Gold Pounded To 4-Mo. Low, Bears Gain More Technical Power
(Kitco News) - Gold prices are solidly down and hit a nearly four-month low in early-afternoon U.S. trading Tuesday. “Risk-on” trader and investor attitudes that are seeing monies flowing into stocks are at the same time squelching buying interest in the safe-haven metals markets. Chart-based selling in gold futures is also kicking in this week. June gold futures were last down $14.50 an ounce at $1,276.80. May Comex silver was last down $0.04 at $14.935 an ounce.
Asian and European stock indexes were mostly higher overnight. U.S. stock indexes are higher at midday and have hit new six-month highs. The U.S. indexes are also closing in on their record highs scored last fall. There are presently no major geopolitical issues in the world marketplace to rattle the markets and trader and investor attitudes remains generally upbeat. In the U.S., the world’s largest economy is growing modestly to a bit better, but the Federal Reserve does not appear inclined to raise interest rates. Many reckon that’s a “Goldilocks” scenario for the stock market.
The key outside markets today find the U.S. dollar index modestly up and not far below the recent highs. Meantime, Nymex crude oil prices are firmer and trading around $63.75 a barrel.
The marketplace is awaiting China’s gross domestic product report due out Wednesday morning. Most are expecting upbeat numbers north of 6% annual GDP growth for the world’s second-largest economy.
Technically, June gold futures prices closed nearer the session low today. The bears have gained the overall near-term technical advantage. A six-week-old downtrend line on the daily bar chart is in place. Gold bulls' next upside near-term price breakout objective is to produce a close above solid technical resistance at $1,300.00. Bears' next near-term downside price breakout objective is pushing prices below solid technical support at $1,250.00. First resistance is seen at $1,284.90 and then at today’s high of $1,291.70. First support is seen at $1,275.00 and then at $1,270.00. Wyckoff's Market Rating: 4.0.
May silver futures prices closed nearer the session high. Prices Monday hit a 3.5-month low. The silver bears have the overall near-term technical advantage. A seven-week-old downtrend is in place on the daily bar chart. Silver bulls' next upside price breakout objective is closing prices above solid technical resistance at the April high of $15.31 an ounce. The next downside price breakout objective for the bears is closing prices below solid support at $14.50. First resistance is seen at $15.00 and then at $15.065. Next support is seen at this week’s low of $14.795 and then at $14.75. Wyckoff's Market Rating: 4.0.

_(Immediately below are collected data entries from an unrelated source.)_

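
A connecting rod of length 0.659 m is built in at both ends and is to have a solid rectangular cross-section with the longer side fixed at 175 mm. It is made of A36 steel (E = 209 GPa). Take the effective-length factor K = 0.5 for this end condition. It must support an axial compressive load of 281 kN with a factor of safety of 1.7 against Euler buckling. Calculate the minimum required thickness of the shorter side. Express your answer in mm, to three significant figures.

Required P_cr = n·P = 1.7 × 281 = 477.7 kN
L_e = K·L = 0.5 × 0.659 = 0.3295 m
Required I = P_cr·L_e²/(π²E) = 4.777×10^5 × 0.3295² / (π² × 2.09×10^11) = 2.514×10^-8 m⁴
I_req = 2.514×10^4 mm⁴
Rectangle, weak axis: I_min = h·b³/12 with h = 175 mm fixed  ⇒  b = (12I/h)^(1/3) = 12.0 mm

b ≈ 12.0 mm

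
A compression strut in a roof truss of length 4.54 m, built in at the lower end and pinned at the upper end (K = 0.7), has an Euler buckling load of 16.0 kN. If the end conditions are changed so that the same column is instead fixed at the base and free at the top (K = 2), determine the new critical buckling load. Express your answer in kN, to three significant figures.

P_cr ∝ 1/K², so P_cr,new = P_cr,old × (K_old/K_new)² = 16.0 × (0.7/2)²
= 16.0 × 0.1225 = 1.96 kN

P_cr ≈ 1.96 kN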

May N.Y. copper closed down 25 points at 293.25 cents today. Prices closed near mid-range today. The copper bulls have the overall near-term technical advantage but trading has been choppy and sideways at higher levels, suggesting that a market top is in place. Copper bulls' next upside price objective is pushing and closing prices above solid technical resistance at the April high of 298.85 cents. The next downside price objective for the bears is closing prices below solid technical support at the March low of 283.45 cents. First resistance is seen at last week’s high of 296.20 cents and then at 298.85 cents. First support is seen at this week’s low of 291.65 cents and then at 290.00 cents. Wyckoff's Market Rating: 6.0.